19 junho 2006

Au bonheur des Dames 26

Sexagésimo quarto ano

Diz-me um noticiário que Paul Mc Cartney faz hoje 64 anos. Bem-vindo, companheiro a esta provecta idade que soubeste cantar há cerca de 40 anos com essa admirável When I’m sixty-four e que ouvida a esta distância, soa a melancolia, a angustiada melancolia.
Deixarei para o meu caríssimo leitor e amigo José a análise musical e literária da canção que aliás recorda outras de outros autores sobre a inexorabilidade dos anos que nos vêm caindo em cima. Alguma vez terei conversado com o Rui Feijó sobre a mítica fronteira dos quarenta (ou dos cinquenta?) anos cantada por Reggiani. E agora, meditando nisso, nessa diferença entre um numero redondo e esse mítico 64 verifico aqui uma um sinal da diferença de mentalidades e atitudes entre uma educação francesa (a minha e a dos meus amigos) e a inglesa (a dos meus sobrinhos, por exemplo) com notória vitória, ahimé, dos segundos.

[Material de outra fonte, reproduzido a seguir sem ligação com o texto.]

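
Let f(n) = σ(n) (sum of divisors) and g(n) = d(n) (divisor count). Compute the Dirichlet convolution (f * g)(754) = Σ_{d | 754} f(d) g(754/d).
(σ * d)(754) = 2560

Divisors of 754: [1, 2, 13, 26, 29, 58, 377, 754]. For each d | 754:
  d = 1: σ(1) · d(754/1) = 1 · 8 = 8
  d = 2: σ(2) · d(754/2) = 3 · 4 = 12
  d = 13: σ(13) · d(754/13) = 14 · 4 = 56
  d = 26: σ(26) · d(754/26) = 42 · 2 = 84
  d = 29: σ(29) · d(754/29) = 30 · 4 = 120
  d = 58: σ(58) · d(754/58) = 90 · 2 = 180
  d = 377: σ(377) · d(754/377) = 420 · 2 = 840
  d = 754: σ(754) · d(754/754) = 1260 · 1 = 1260
Summing: (σ * d)(754) = 8 + 12 + 56 + 84 + 120 + 180 + 840 + 1260 = 2560.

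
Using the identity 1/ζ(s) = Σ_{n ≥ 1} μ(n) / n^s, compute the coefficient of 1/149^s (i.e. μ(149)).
μ(149) = -1

Factor n = 149 = 149. μ(n) = 0 if any exponent ≥ 2 (not squarefree); otherwise μ(n) = (−1)^{ω(n)} where ω(n) is the number of distinct prime factors. Applying: μ(149) = -1.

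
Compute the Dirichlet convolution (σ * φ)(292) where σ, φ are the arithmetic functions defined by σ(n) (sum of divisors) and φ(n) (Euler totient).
(σ * φ)(292) = 1752

Divisors of 292: [1, 2, 4, 73, 146, 292]. For each d | 292:
  d = 1: σ(1) · φ(292/1) = 1 · 144 = 144
  d = 2: σ(2) · φ(292/2) = 3 · 72 = 216
  d = 4: σ(4) · φ(292/4) = 7 · 72 = 504
  d = 73: σ(73) · φ(292/73) = 74 · 2 = 148
  d = 146: σ(146) · φ(292/146) = 222 · 1 = 222
  d = 292: σ(292) · φ(292/292) = 518 · 1 = 518
Summing: (σ * φ)(292) = 144 + 216 + 504 + 148 + 222 + 518 = 1752.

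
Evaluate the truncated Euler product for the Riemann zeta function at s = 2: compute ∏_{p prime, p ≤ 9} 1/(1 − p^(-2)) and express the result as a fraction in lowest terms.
∏ = 1225/768

The primes p ≤ 9 are [2, 3, 5, 7]. For each prime, (1 − 1/p^2)^(-1) = p^2 / (p^2 − 1). The product is (1 − 1/2^2)^(-1), (1 − 1/3^2)^(-1), (1 − 1/5^2)^(-1), (1 − 1/7^2)^(-1) = ∏ p^2 / (p^2 − 1) = 1225/768.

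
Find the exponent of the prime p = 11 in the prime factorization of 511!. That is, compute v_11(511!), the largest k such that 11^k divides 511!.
v_11(511!) = 50

Legendre's formula: v_p(n!) = Σ_{k ≥ 1} ⌊n / p^k⌋. For p = 11, n = 511, the terms are:
  ⌊511/11^1⌋ = ⌊511/11⌋ = 46
  ⌊511/11^2⌋ = ⌊511/121⌋ = 4
(the next term ⌊511/11^3⌋ = 0, terminating the sum). Summing: v_11(511!) = 46 + 4 = 50.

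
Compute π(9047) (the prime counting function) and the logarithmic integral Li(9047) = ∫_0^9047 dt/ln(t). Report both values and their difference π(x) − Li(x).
π(9047) = 1124;  Li(9047) ≈ 1142.11;  π(x) − Li(x) ≈ -18.11.

Direct count of primes ≤ 9047 gives π(9047) = 1124. Numerical evaluation of the logarithmic integral gives Li(9047) ≈ 1142.11. The difference π(x) − Li(x) ≈ -18.11 is typically negative for small/moderate x (Li(x) overestimates), though Littlewood's theorem shows this sign changes infinitely often.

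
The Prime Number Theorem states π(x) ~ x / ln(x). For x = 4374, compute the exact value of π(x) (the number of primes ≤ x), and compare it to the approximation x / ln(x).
π(4374) = 597;  x/ln(x) ≈ 521.74;  relative error ≈ 12.61%.

Directly count primes up to 4374: π(4374) = 597. The PNT approximation gives 4374/ln(4374) ≈ 4374/8.38343 ≈ 521.74. Relative error (π(x) − x/ln(x)) / π(x) ≈ 12.61%; the approximation is known to undercount slightly (Li(x) is a better estimate).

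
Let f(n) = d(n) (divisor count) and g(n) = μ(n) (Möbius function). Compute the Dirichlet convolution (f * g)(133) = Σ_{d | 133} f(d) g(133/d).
(d * μ)(133) = 1

Divisors of 133: [1, 7, 19, 133]. For each d | 133:
  d = 1: d(1) · μ(133/1) = 1 · 1 = 1
  d = 7: d(7) · μ(133/7) = 2 · -1 = -2
  d = 19: d(19) · μ(133/19) = 2 · -1 = -2
  d = 133: d(133) · μ(133/133) = 4 · 1 = 4
Summing: (d * μ)(133) = 1 + -2 + -2 + 4 = 1.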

E é curioso este lamento tanto mais que cito e com que prazer esse momento mágico que juntava Beatles, Byrds, Stones e Dylan para não ir mais longe e vos cansar com uma lista gigantesca do movimento pop, das suas raízes rock n’ roll e o jazz eterno. Só que ainda tive oportunidade de ouvir ao mesmo tempo, o tempo deles, Ferré e Brel. E isso abria possibilidades hoje desconhecidas, como também o facto de ver cinema francês, italiano, alemão e inglês a par do americano abria para o espectador curioso um mundo hoje morto e enterrado com tudo o que isso significa de perda cultural. E de vida, diria o meu amigo Manuel Sousa Pereira que, nestas coisas é sempre radical, sinal de que está vivo, Deus o guarde em tão excelentes disposições. De vida vivida, de aventura, de visão do mundo... acrescentaria eu que lhe não quero ficar atrás.

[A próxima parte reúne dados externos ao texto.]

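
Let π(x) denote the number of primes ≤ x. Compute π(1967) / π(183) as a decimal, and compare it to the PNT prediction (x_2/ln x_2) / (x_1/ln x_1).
π(1967)/π(183) = 297/42 ≈ 7.0714;  PNT prediction ≈ 7.3830.

π(183) = 42 and π(1967) = 297, so π(1967)/π(183) ≈ 7.0714. The PNT-predicted ratio is (1967/ln(1967)) / (183/ln(183)) ≈ 7.3830. The two agree to within a few percent, as expected.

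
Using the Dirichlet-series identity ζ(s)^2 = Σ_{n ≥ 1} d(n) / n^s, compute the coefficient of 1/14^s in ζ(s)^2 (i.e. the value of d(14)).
d(14) = 4

ζ(s)^2 = (Σ 1/m^s)(Σ 1/k^s). The coefficient of 1/n^s in the product is the number of ordered pairs (m, k) with mk = n, which equals d(n). For n = 14, divisors are [1, 2, 7, 14], so d(14) = 4.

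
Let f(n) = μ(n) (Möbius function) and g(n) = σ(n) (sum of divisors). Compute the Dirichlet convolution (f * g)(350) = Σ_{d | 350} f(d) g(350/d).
(μ * σ)(350) = 350

Divisors of 350: [1, 2, 5, 7, 10, 14, 25, 35, 50, 70, 175, 350]. For each d | 350:
  d = 1: μ(1) · σ(350/1) = 1 · 744 = 744
  d = 2: μ(2) · σ(350/2) = -1 · 248 = -248
  d = 5: μ(5) · σ(350/5) = -1 · 144 = -144
  d = 7: μ(7) · σ(350/7) = -1 · 93 = -93
  d = 10: μ(10) · σ(350/10) = 1 · 48 = 48
  d = 14: μ(14) · σ(350/14) = 1 · 31 = 31
  d = 25: μ(25) · σ(350/25) = 0 · 24 = 0
  d = 35: μ(35) · σ(350/35) = 1 · 18 = 18
  d = 50: μ(50) · σ(350/50) = 0 · 8 = 0
  d = 70: μ(70) · σ(350/70) = -1 · 6 = -6
  d = 175: μ(175) · σ(350/175) = 0 · 3 = 0
  d = 350: μ(350) · σ(350/350) = 0 · 1 = 0
Summing: (μ * σ)(350) = 744 + -248 + -144 + -93 + 48 + 31 + 0 + 18 + 0 + -6 + 0 + 0 = 350.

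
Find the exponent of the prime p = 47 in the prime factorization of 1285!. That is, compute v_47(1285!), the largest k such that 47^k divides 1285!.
v_47(1285!) = 27

Legendre's formula: v_p(n!) = Σ_{k ≥ 1} ⌊n / p^k⌋. For p = 47, n = 1285, the terms are:
  ⌊1285/47^1⌋ = ⌊1285/47⌋ = 27
(the next term ⌊1285/47^2⌋ = 0, terminating the sum). Summing: v_47(1285!) = 27 = 27.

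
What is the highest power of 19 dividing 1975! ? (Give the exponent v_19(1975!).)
v_19(1975!) = 108

Legendre's formula: v_p(n!) = Σ_{k ≥ 1} ⌊n / p^k⌋. For p = 19, n = 1975, the terms are:
  ⌊1975/19^1⌋ = ⌊1975/19⌋ = 103
  ⌊1975/19^2⌋ = ⌊1975/361⌋ = 5
(the next term ⌊1975/19^3⌋ = 0, terminating the sum). Summing: v_19(1975!) = 103 + 5 = 108.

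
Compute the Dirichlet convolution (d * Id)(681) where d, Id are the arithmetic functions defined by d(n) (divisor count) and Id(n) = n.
(d * Id)(681) = 1145

Divisors of 681: [1, 3, 227, 681]. For each d | 681:
  d = 1: d(1) · Id(681/1) = 1 · 681 = 681
  d = 3: d(3) · Id(681/3) = 2 · 227 = 454
  d = 227: d(227) · Id(681/227) = 2 · 3 = 6
  d = 681: d(681) · Id(681/681) = 4 · 1 = 4
Summing: (d * Id)(681) = 681 + 454 + 6 + 4 = 1145.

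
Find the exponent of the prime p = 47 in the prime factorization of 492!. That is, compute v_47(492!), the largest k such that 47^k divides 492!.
v_47(492!) = 10

Legendre's formula: v_p(n!) = Σ_{k ≥ 1} ⌊n / p^k⌋. For p = 47, n = 492, the terms are:
  ⌊492/47^1⌋ = ⌊492/47⌋ = 10
(the next term ⌊492/47^2⌋ = 0, terminating the sum). Summing: v_47(492!) = 10 = 10.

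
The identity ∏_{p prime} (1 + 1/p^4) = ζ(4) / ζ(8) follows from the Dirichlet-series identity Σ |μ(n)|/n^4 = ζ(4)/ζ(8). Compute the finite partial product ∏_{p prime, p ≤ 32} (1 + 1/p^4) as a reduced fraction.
∏ = 377183486665353545574471751056805902016576/349915921480385530721123181536044923530625

The primes p ≤ 32 are [2, 3, 5, 7, 11, 13, 17, 19, 23, 29, 31]. For each, (1 + 1/p^4) = (p^4 + 1)/p^4. Multiplying these fractions over p ∈ [2, 3, 5, 7, 11, 13, 17, 19, 23, 29, 31] gives 377183486665353545574471751056805902016576/349915921480385530721123181536044923530625. (In the limit P → ∞ this tends to ζ(4)/ζ(8).)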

Mas voltemos ao when I’m sixty four. Não se sabe ao certo quando é que a canção foi feita. Da publicação não restam dúvida:1967 o ano do milagre Sgt Pepper’s Lonely Hearts Club Band o álbum absolutamente mítico que contraditoriamente marca o fim das aparições públicas dos Beatles e anuncia aliás o fim da banda mesmo se esta só se consumou em 1970. A boa tradição, sempre a magia dos números, colocava a criação da canção em 1964, ano em que o pai do autor terá completado 64 anos. Infelizmente nesse ano o senhor atingia dificilmente os 61 pelo que a magia teve uma panne e atira para 1967.

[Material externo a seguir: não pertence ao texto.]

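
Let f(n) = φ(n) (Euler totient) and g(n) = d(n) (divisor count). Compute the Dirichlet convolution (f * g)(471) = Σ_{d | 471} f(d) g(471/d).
(φ * d)(471) = 632

Divisors of 471: [1, 3, 157, 471]. For each d | 471:
  d = 1: φ(1) · d(471/1) = 1 · 4 = 4
  d = 3: φ(3) · d(471/3) = 2 · 2 = 4
  d = 157: φ(157) · d(471/157) = 156 · 2 = 312
  d = 471: φ(471) · d(471/471) = 312 · 1 = 312
Summing: (φ * d)(471) = 4 + 4 + 312 + 312 = 632.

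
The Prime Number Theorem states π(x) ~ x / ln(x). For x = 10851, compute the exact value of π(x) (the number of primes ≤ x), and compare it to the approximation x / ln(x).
π(10851) = 1318;  x/ln(x) ≈ 1167.78;  relative error ≈ 11.40%.

Directly count primes up to 10851: π(10851) = 1318. The PNT approximation gives 10851/ln(10851) ≈ 10851/9.29201 ≈ 1167.78. Relative error (π(x) − x/ln(x)) / π(x) ≈ 11.40%; the approximation is known to undercount slightly (Li(x) is a better estimate).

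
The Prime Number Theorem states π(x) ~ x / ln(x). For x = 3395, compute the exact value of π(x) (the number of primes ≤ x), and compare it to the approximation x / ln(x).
π(3395) = 478;  x/ln(x) ≈ 417.59;  relative error ≈ 12.64%.

Directly count primes up to 3395: π(3395) = 478. The PNT approximation gives 3395/ln(3395) ≈ 3395/8.13006 ≈ 417.59. Relative error (π(x) − x/ln(x)) / π(x) ≈ 12.64%; the approximation is known to undercount slightly (Li(x) is a better estimate).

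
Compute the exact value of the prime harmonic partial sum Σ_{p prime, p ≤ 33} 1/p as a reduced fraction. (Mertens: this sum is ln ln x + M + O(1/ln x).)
Σ 1/p = 314016924901/200560490130

π(33) = 11, so the primes ≤ 33 are [2, 3, 5, 7, 11, 13, 17, 19, 23, 29, 31]. Summing 1/p over these primes: 314016924901/200560490130 ≈ 1.5657. Mertens estimate ln ln(33) + 0.2615 ≈ 1.5133.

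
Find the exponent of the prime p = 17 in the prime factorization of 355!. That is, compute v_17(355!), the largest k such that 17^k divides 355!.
v_17(355!) = 21

Legendre's formula: v_p(n!) = Σ_{k ≥ 1} ⌊n / p^k⌋. For p = 17, n = 355, the terms are:
  ⌊355/17^1⌋ = ⌊355/17⌋ = 20
  ⌊355/17^2⌋ = ⌊355/289⌋ = 1
(the next term ⌊355/17^3⌋ = 0, terminating the sum). Summing: v_17(355!) = 20 + 1 = 21.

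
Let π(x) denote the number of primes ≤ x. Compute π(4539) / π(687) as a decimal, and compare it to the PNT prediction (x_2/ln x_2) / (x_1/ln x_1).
π(4539)/π(687) = 615/124 ≈ 4.9597;  PNT prediction ≈ 5.1255.

π(687) = 124 and π(4539) = 615, so π(4539)/π(687) ≈ 4.9597. The PNT-predicted ratio is (4539/ln(4539)) / (687/ln(687)) ≈ 5.1255. The two agree to within a few percent, as expected.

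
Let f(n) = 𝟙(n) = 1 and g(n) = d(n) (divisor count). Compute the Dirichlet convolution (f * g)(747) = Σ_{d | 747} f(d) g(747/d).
(𝟙 * d)(747) = 18

Divisors of 747: [1, 3, 9, 83, 249, 747]. For each d | 747:
  d = 1: 𝟙(1) · d(747/1) = 1 · 6 = 6
  d = 3: 𝟙(3) · d(747/3) = 1 · 4 = 4
  d = 9: 𝟙(9) · d(747/9) = 1 · 2 = 2
  d = 83: 𝟙(83) · d(747/83) = 1 · 3 = 3
  d = 249: 𝟙(249) · d(747/249) = 1 · 2 = 2
  d = 747: 𝟙(747) · d(747/747) = 1 · 1 = 1
Summing: (𝟙 * d)(747) = 6 + 4 + 2 + 3 + 2 + 1 = 18.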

E se ando por aqui perdido em números é tão só porque esse é o meu estado de espírito: dum lado atiram-me com o orçamento, o deficit público, doutro com o goal average do campeonato do mundo, os cálculos do senhor Scolari, as lágrimas dos eliminados, o entusiasmo dos fãs (cá em casa é uma desbunda: a minha enteada Ana, faz uma pausa nos estudos - que vão óptimos benza-a Deus – e vai de cachecol verde rubro para casa dos amigos uivar pela selecção. A Crazy Grazy pergunta 3 vezes contra quem é “jogamos” e eu, evangelicamente paciente, lá a informo enquanto ligo o canal Mezzo. Futebol só em resumo! Eu gosto é de golos e jogadas difíceis. O resto é uma chatice. Portanto ela vai ligando uma das outras televisões enquanto eu vou traduzindo um belo e longo romance de Almudena Grandes ao som duma ópera qualquer.)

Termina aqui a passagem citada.